Anderson wasn’t about to let her go down that road. “This isn’t your fault,” he told her, leaning in and grabbing her hand tightly. “You didn’t order the attack on Sidon. You didn’t help anyone bypass base security.” He took a breath, then spoke his next words slowly and emphatically. “Kahlee, you are not responsible for this.”
He released her hand and sat back. “And I need you to help me figure out who was. We need to find out if anybody else knew about this Prothean artifact.”
“It wasn’t Prothean,” she corrected. “At least, not according to Dr. Qian’s notes.”
“So what was it? Asari? Turian? Batarian?”
“No. Nothing like that. Qian didn’t know what it was, exactly. But it was old. He thought it might even predate the Protheans.”
“Predate the Protheans?” Anderson repeated, trying to make sure he’d heard her properly. “That’s what Qian thought,” she said with a shrug.
“Where’d he find it? Where is it now?”
“I don’t think it was ever at the base. Dr. Qian wouldn’t have brought it in until he was ready to integrate it into our project.
“And he could have found it anywhere,” she admitted. “Every few months he’d leave the base for a week or two. I always assumed he was giving some kind of status report to his superiors at Alliance Command, but who knows where he went or what he was up to.”
“Somebody outside the base had to know about this,” Anderson pressed. “You said Dr. Qian changed, took the research in a whole other direction. Was there anyone not on the project who might have noticed something out of the ordinary?”
“I can’t think of… wait! The hardware for our new research! It all came from the same supplier on
Camala!”
“Camala? Your supplier was batarian?”
“We never dealt with them directly,” she explained, speaking quickly. “Suspicious hardware purchases anywhere in Citadel Space are red-flagged and reported to the Council. Throughout the existence of the project we used hundreds of shell companies to place individual orders for each component; orders too small to attract attention on their own. Then we configured them at the base and integrated them into our existing hardware infrastructure.
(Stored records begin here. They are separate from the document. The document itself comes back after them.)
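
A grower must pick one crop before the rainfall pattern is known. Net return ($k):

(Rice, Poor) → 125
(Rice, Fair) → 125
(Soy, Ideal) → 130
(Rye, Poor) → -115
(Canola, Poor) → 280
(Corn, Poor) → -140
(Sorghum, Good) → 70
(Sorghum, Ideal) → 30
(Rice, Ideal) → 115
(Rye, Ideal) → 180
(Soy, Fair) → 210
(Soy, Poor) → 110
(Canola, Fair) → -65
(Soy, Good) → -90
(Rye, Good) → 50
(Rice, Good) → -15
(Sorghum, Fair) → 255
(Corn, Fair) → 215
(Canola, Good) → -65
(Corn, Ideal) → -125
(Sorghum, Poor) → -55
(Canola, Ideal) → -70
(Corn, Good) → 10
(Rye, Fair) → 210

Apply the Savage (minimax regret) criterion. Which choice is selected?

Rice

Column bests: Poor=280, Fair=255, Good=70, Ideal=180.
Rye regrets: 395, 45, 20, 0 → max 395
Soy regrets: 170, 45, 160, 50 → max 170
Sorghum regrets: 335, 0, 0, 150 → max 335
Canola regrets: 0, 320, 135, 250 → max 320
Corn regrets: 420, 40, 60, 305 → max 420
Rice regrets: 155, 130, 85, 65 → max 155
Smallest max regret = 155 → Rice.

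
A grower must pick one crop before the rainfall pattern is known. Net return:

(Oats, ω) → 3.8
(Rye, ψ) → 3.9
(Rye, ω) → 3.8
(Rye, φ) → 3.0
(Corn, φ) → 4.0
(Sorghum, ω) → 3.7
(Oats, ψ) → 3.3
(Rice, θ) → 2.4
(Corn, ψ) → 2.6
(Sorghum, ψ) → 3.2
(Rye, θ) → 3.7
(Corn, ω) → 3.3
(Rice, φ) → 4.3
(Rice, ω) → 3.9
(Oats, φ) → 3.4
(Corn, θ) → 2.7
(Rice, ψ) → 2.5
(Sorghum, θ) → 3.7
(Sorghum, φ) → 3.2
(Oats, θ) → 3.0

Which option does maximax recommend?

Rice

Row maxima: Corn=4.0, Sorghum=3.7, Oats=3.8, Rye=3.9, Rice=4.3
Best best-case = 4.3 → Rice.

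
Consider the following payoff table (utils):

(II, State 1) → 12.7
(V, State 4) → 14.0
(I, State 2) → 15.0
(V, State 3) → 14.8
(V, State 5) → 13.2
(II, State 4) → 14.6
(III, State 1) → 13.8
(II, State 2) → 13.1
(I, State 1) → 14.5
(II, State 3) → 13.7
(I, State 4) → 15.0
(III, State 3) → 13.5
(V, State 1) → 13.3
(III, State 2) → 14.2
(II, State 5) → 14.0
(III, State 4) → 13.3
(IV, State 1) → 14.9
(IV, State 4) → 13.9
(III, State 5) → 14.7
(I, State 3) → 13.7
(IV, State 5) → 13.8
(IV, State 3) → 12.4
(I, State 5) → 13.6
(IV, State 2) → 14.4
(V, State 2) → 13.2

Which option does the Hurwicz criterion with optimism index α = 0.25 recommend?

I

I: 0.25·15.0 + 0.75·13.6 = 13.95
II: 0.25·14.6 + 0.75·12.7 = 13.175
III: 0.25·14.7 + 0.75·13.3 = 13.65
IV: 0.25·14.9 + 0.75·12.4 = 13.025
V: 0.25·14.8 + 0.75·13.2 = 13.6
Highest Hurwicz score = 13.95 → I.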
“Dr. Qian wanted to avoid compatibility issues in the neural networks, so he made sure almost everything could be traced back to a single supplier: Dah’tan Manufacturing.”
It made sense in a convoluted way, Anderson realized. Given the current political tension between batarians and humans, nobody would suspect that the primary supplier of a classified Alliance research project would be based on Camala.